What was Roxy doing right now, as he sat in his Beetle staring out at this barren land? Dusting the photographs of the two gods they’d had to worship – the one who was always smiling and the other one, who looked like a bad Elvis impersonator? Standing in a long line, waiting for her papers to be stamped, for permission to travel to the golden city? Or, most likely, staring into space, thinking about Romania, about Italy, about the life she could have led that was taken from her? He’d killed two men back there: one to save her and her boys; one to save himself. He could never go back, so what was the point of torturing himself by thinking about her?
Then his thoughts turned to Katya, and the melancholy that haunted him, that filled his soul, grew yet more intense. It always did when he had time on his hands, when he had little to do. That was why he worked so relentlessly. Not for money, but to not think about what he had lost. Katya had been dead for a year and a half, and he hated quiet, inactivity. He was still grieving, still hadn’t come to terms with what had happened.

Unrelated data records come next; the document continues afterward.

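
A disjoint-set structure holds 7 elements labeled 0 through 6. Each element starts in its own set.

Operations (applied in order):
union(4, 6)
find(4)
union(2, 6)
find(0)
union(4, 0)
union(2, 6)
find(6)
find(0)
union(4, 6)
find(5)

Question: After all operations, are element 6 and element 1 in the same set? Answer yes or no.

Step 1: union(4, 6) -> merged; set of 4 now {4, 6}
Step 2: find(4) -> no change; set of 4 is {4, 6}
Step 3: union(2, 6) -> merged; set of 2 now {2, 4, 6}
Step 4: find(0) -> no change; set of 0 is {0}
Step 5: union(4, 0) -> merged; set of 4 now {0, 2, 4, 6}
Step 6: union(2, 6) -> already same set; set of 2 now {0, 2, 4, 6}
Step 7: find(6) -> no change; set of 6 is {0, 2, 4, 6}
Step 8: find(0) -> no change; set of 0 is {0, 2, 4, 6}
Step 9: union(4, 6) -> already same set; set of 4 now {0, 2, 4, 6}
Step 10: find(5) -> no change; set of 5 is {5}
Set of 6: {0, 2, 4, 6}; 1 is not a member.

Answer: no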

Heat baked the air, fuzzying substance. A lone cactus on a ridge wobbled so that it looked like a green man turning and turning again. Best get on with this job, thought Joe, whatever it was, wherever it would take him. The Beetle gurgled into life, and by and by Joe came across a closed gate, part of a metal fence that followed the contours of the land, two men high, on top of it three thin wires running through ceramic Os, murmuring a voltaic hum. Whoever needed an electric fence in this nowhere-land had secrets to keep and then some.
He got out of the Beetle and walked up to an intercom set on top of a short post. Joe leant on the talk button, lifted his hat out of respect and waited. In a stand of pine was a metal pole, camouflaged mottled green and brown, and on top of that a 360-degree CCTV camera looking him up and down. He had been living in Hollywood for nearly a year, and only now had he made it into the movies.